Kids these days...
For the first time sailing I'm on a vessel that takes Cadets. All the Academies require their Cadets to perform some sea service aboard commercial vessels - for me this was the summer of my sophomore year. (I cadet shipped aboard the Horizon Navigator. It was a great ship! An old Sealand Containership on a run between Hawaii and California - I had no idea how good I had it!) I'm just going to put this out there - the Cadets we've had aboard....well, they're punks! There was a day (and it was not so long ago) when Cadets were seen and not heard! Unfortunately, 'the beating of cadets' is no longer allowed.
The other night at supper the Captain, Chief Engineer and I started talking about our years spent at Maine Maritime Academy. It was fun to reminisce - my good memories far outweigh my bad memories - and holy smokes that school has seen some shenanigans over the years!!! They talked a bit about the awful things that were done to them....and the awful things they did to other people. What the table talk really did is get me thinking...about today's Cadets.
While I was in school there was a major crackdown on 'hazing'. A group of Upper Classman got majorly busted after a MUGs (that's what we were called :) Midshipmen Under Guidance - you don't properly become a Fourth Class until MUG month is over) Mother called complaining that her Son had been wrapped up in blue gym mats and then beat with a lacrosse stick.
I was abused in other more creative ways. Like making me stuff my backpack with every piece of clothing I owned and then putting my back against the bulkhead - while being screamed at to make my heels AND shoulders touch the bulkhead...not physically possible folks, not physically possible. We used to have to stand in formation with our arms straight out at our side (called the Iron Cross) for what seemed like hours. Those days can be summed up in a few words: Ironing, polishing, cleaning and screaming - we got screamed at a lot.
We also had 'call-outs'. I was 'MUG Booty-licious'. It went something like this:
MUG Bootylicious Sound Off!!!!
(I'd fall out of formation with the three other girls in my company....and it's true....we were all bootylicous)

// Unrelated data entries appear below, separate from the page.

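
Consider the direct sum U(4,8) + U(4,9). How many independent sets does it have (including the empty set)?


For a direct sum, |I(M1+M2)| = |I(M1)| * |I(M2)|.
|I(U(4,8))| = sum C(8,k) for k=0..4 = 163.
|I(U(4,9))| = sum C(9,k) for k=0..4 = 256.
Total = 163 * 256 = 41728.

41728


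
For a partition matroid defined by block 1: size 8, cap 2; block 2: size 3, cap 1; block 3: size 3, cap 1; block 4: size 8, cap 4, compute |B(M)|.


A basis picks exactly ci elements from block i.
Number of bases = product of C(|Si|, ci).
= C(8,2) * C(3,1) * C(3,1) * C(8,4)
= 28 * 3 * 3 * 70
= 17640.

17640


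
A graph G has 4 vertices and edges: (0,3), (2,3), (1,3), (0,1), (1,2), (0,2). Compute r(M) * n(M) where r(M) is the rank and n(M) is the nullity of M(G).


r(M) = |V| - c = 4 - 1 = 3.
nullity = |E| - r(M) = 6 - 3 = 3.
Product = 3 * 3 = 9.

9


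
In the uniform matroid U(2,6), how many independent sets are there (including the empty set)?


Independent sets of U(2,6) are all subsets of size <= 2.
Count = C(6,0) + C(6,1) + C(6,2)
     = 1 + 6 + 15
     = 22.

22


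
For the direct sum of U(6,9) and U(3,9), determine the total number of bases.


Bases of a direct sum M1 + M2: |B| = |B(M1)| * |B(M2)|.
|B(U(6,9))| = C(9,6) = 84.
|B(U(3,9))| = C(9,3) = 84.
Total bases = 84 * 84 = 7056.

7056


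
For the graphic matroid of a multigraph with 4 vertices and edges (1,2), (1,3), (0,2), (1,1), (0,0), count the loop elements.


In a graphic matroid, a loop is a self-loop edge (u,u) with rank 0.
Examining all 5 edges for self-loops...
Self-loops found: (1,1), (0,0)
Number of loops = 2.

2


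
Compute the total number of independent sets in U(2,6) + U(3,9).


For a direct sum, |I(M1+M2)| = |I(M1)| * |I(M2)|.
|I(U(2,6))| = sum C(6,k) for k=0..2 = 22.
|I(U(3,9))| = sum C(9,k) for k=0..3 = 130.
Total = 22 * 130 = 2860.

2860


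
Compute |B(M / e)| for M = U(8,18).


Contracting e from U(8,18) gives U(7,17).
Bases of U(7,17) = C(17,7) = 17! / (7! * 10!) = 19448.

19448


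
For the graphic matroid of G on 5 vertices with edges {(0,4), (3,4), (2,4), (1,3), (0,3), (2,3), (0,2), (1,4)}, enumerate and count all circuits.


A circuit in a graphic matroid = edge set of a simple cycle.
G has 5 vertices and 8 edges.
Enumerating all minimal edge subsets forming cycles...
Total circuits found: 12.

12


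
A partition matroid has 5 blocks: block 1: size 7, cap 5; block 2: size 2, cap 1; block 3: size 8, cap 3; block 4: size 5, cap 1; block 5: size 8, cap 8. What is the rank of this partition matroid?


Rank of a partition matroid = sum of min(|Si|, ci) for each block.
= min(7,5) + min(2,1) + min(8,3) + min(5,1) + min(8,8)
= 5 + 1 + 3 + 1 + 8
= 18.

18


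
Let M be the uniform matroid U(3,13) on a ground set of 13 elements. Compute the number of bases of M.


Bases of U(3,13) are all 3-element subsets of the 13-element ground set.
Number of bases = C(13,3).
C(13,3) = 13! / (3! * 10!) = 286.

286


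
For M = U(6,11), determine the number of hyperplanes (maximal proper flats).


Hyperplanes of U(6,11) are flats of rank 5.
In a uniform matroid, these are exactly the (5)-element subsets.
Count = (11 choose 5) = 462.

462


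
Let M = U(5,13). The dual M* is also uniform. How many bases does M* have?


The dual of U(r,n) is U(n-r, n) = U(8,13).
Bases of U(8,13) are all (8)-element subsets.
|B(M*)| = C(13,8) = 1287.

1287


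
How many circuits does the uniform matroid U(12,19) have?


In U(12,19), circuits are the (13)-element subsets.
Any set of 13 elements is dependent, and removing any one element gives
an independent set of size 12, so it is a minimal dependent set.
Number of circuits = (19 choose 13) = 27132.

27132


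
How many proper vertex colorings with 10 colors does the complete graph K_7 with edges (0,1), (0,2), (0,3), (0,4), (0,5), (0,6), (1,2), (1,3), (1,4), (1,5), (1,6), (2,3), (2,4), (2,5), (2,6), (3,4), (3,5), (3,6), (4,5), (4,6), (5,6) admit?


P(K_7, k) = k(k-1)(k-2)...(k-6).
P(10) = (10) * (9) * (8) * (7) * (6) * (5) * (4) = 604800.

604800


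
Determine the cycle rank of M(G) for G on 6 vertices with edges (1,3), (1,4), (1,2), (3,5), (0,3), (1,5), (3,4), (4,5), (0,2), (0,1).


Cycle rank (nullity) = |E| - r(M) = |E| - (|V| - c).
|E| = 10, |V| = 6, c = 1.
Nullity = 10 - (6 - 1) = 10 - 5 = 5.

5


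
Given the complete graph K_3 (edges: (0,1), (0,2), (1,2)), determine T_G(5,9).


T(K_3; x,y) = x^2 + x + y.
T(5,9) = 25 + 5 + 9 = 39.

39


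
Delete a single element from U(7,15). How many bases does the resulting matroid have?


Deleting e from U(7,15) gives U(7,14) since n > r.
Bases of U(7,14) = C(14,7) = 14! / (7! * 7!) = 3432.

3432


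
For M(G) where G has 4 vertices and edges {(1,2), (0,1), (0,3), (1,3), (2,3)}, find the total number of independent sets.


An independent set in a graphic matroid is an acyclic edge subset.
G has 4 vertices and 5 edges.
Enumerate all 2^5 = 32 subsets, checking for acyclicity.
Total independent sets = 24.

24


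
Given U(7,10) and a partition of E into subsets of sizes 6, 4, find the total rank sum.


r(Ai) = min(|Ai|, 7) for each part.
Sum = min(6,7) + min(4,7)
    = 6 + 4
    = 10.

10


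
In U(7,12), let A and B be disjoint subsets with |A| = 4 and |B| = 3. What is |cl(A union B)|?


|A union B| = 4 + 3 = 7 (disjoint).
In U(7,12), cl(S) = S if |S| < 7, else cl(S) = E.
Since 7 >= 7, cl(A union B) = E.
|cl(A union B)| = 12.

12


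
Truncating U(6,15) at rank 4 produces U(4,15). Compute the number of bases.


Truncating U(6,15) to rank 4 gives U(4,15).
Bases of U(4,15) are all 4-element subsets of 15 elements.
Number of bases = (15 choose 4) = 1365.

1365


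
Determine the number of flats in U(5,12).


Flats of U(5,12): every subset of size < 5 is a flat, plus E itself.
Count = C(12,0) + C(12,1) + C(12,2) + C(12,3) + C(12,4) + 1
     = 1 + 12 + 66 + 220 + 495 + 1
     = 795.

795


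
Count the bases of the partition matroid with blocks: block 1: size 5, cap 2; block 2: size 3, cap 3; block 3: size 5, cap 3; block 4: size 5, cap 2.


A basis picks exactly ci elements from block i.
Number of bases = product of C(|Si|, ci).
= C(5,2) * C(3,3) * C(5,3) * C(5,2)
= 10 * 1 * 10 * 10
= 1000.

1000


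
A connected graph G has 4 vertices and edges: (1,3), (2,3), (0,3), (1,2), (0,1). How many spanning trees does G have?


By Kirchhoff's matrix tree theorem, the number of spanning trees equals
the determinant of any cofactor of the Laplacian matrix L.
G has 4 vertices and 5 edges.
Computing the (3 x 3) cofactor determinant gives 8.

8


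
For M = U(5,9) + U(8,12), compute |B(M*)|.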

We would have to get 'front and center'. We'd be standing in front of our company (which was Bravo) shaking our butts and our fingers singing:
I don't think you're ready for this jelly, I don't think you're ready for this jelly - because Bravo is too bootylicious for ya boys.
(thank you Beyonce....)
Here's the thing - my best friends today are almost all Bravo company boys. Who do I call when I'm in the middle of a field drunk and crying? A Bravo boy. Who do I call for car advice? Bravo boys. Who keeps track of me even though I'm the worst keeper in toucher ever?! The Bravo boys. (There are a couple of Alpha and Charlie boys thrown in there two...and one or two Alpha and Charlie girls....they may as well have all been Bravo as far as I'm concerned....and the intricacies of the female dynamic at a Maritime Academy is a whole different post for a whole different day!)
What did all that ironing and cleaning and polishing and screaming do? It forced us to bond. It turned us into Shipmates. It taught us how to cover for each other and how to wake someone up from a drunken stupor and get them to formation; it taught us to appreciate that people handle stress differently; it taught us that it was better for one of us to get yelled at than all of us to get yelled at....and sometimes it was just your turn to take it on the head.
Today's Cadets are missing out on all that! A sense of entitlement can be detected immediately aboard a vessel - and it doesn't go very far. As far as I'm concerned if a Cadet isn't being put in his place at school than it is our moral obligation to knock the piss out of him / her on the ship. These are the Cadets who join a vessel as Third Mates and get worked by the 'old-timers' on deck.
Do you know the real problem with today's Cadets? They're not being rolled up in gym mats and beaten with lacrosse sticks!